Zhang echoes Chellappa when she says that the program is training students to take their technical knowledge and apply it to the business world. Students are taught how to pick an appropriate tool for the business situation at hand, how the model works, and, perhaps most importantly, how to translate and communicate their findings into language that’s easy for a non-expert, such as a future employers, to understand.

“We are a business program not only about data and technology, but also about how that data and technology are relevant to solving a business problem,” says Chellappa. “No matter how technical we are, we never forget—first and foremost—this is a business school, and our goal is to solve a business problem.”

Business First

Yonah Byarugaba 24MSBA

That focus on business first is what alumnus Yonah Byarugaba 24MSBA found most valuable during his time in the program. Byarugaba came to Goizueta with a technical background, seeking the business acumen needed to complement his technical skills.

“The program emphasized solving problems from a business point of view first, and then using technology and analytics as tools to solve those problems. That approach was extremely valuable to me,” says Byarugaba, a machine learning engineer at Oversight Systems.

We are a business program not only about data and technology, but also about how that data and technology are relevant to solving a business problem. No matter how technical we are, we never forget—first and foremost—this is a business school, and our goal is to solve a business problem.

Ramnath Chellappa

Byarugaba says storytelling and business-minded problem solving were the most valuable skills he learned in the program—and they’re skills he applies daily in his job, solving business problems in the financial industry. Byarugaba also enjoyed the fast-paced nature of the program, saying it “simulated real-world work environments.”

A Leader in Education

In addition to the classroom, students in the MS in Business Analytics program participate in a semester-long practicum, which Chellappa refers to as the “crown jewel” of the program. He thinks of the practicum as facilitating a consulting company experience, where Chellappa and the program’s managing director act as owners of a consulting company, and the students are consultants. Rather than have the whole class work on a single company’s one problem, the students are divided into teams that each tackle different problems.

“The ability to provide exposure to students across multiple functional domains and as well as verticals is very unique,” says Chellappa. “The analytics practicum ought not to be seen as simply an academic exercise…it’s almost an internship on steroids. It’s as real as it gets.”

Students may be working with a client in healthcare or finance, or they may be finding solutions for human resources, marketing, or supply chains and operations.

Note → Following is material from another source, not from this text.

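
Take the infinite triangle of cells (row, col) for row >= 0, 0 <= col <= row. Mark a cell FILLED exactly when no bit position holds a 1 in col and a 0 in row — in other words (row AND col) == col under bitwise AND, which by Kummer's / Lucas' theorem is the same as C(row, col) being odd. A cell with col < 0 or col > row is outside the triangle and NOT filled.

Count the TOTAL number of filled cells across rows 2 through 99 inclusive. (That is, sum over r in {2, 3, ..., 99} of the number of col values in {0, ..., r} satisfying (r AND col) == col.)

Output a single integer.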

The goal of the program is to be ready for the workplace from day one, and that implies that we need to be up and ready with how things are changing in the workplace

Ramnath Chellappa

In Chellappa’s opinion, the three things that make Goizueta’s program stand out are this practicum experience, the specialized research areas of their faculty and visiting industry experts, and the fact the curriculum is—and always has been—cloud computing-driven. The latter fact means that students are fully prepared to tackle any company’s data, whether they operate on Amazon Web Services, Google Cloud, Microsoft Azure, and so on.

“Our program was one of the first to be cloud-based,” says Chellappa. “The program was designed to be responsive to industry needs.”

Goizueta’s MS in Business Analytics program has been a leader and trend-setter in this space, preparing the next generation of the business analytics workforce.

“Regardless of your level or role, you’re often asked about foundational concepts,” says Byarugaba. “Those basics are critical.”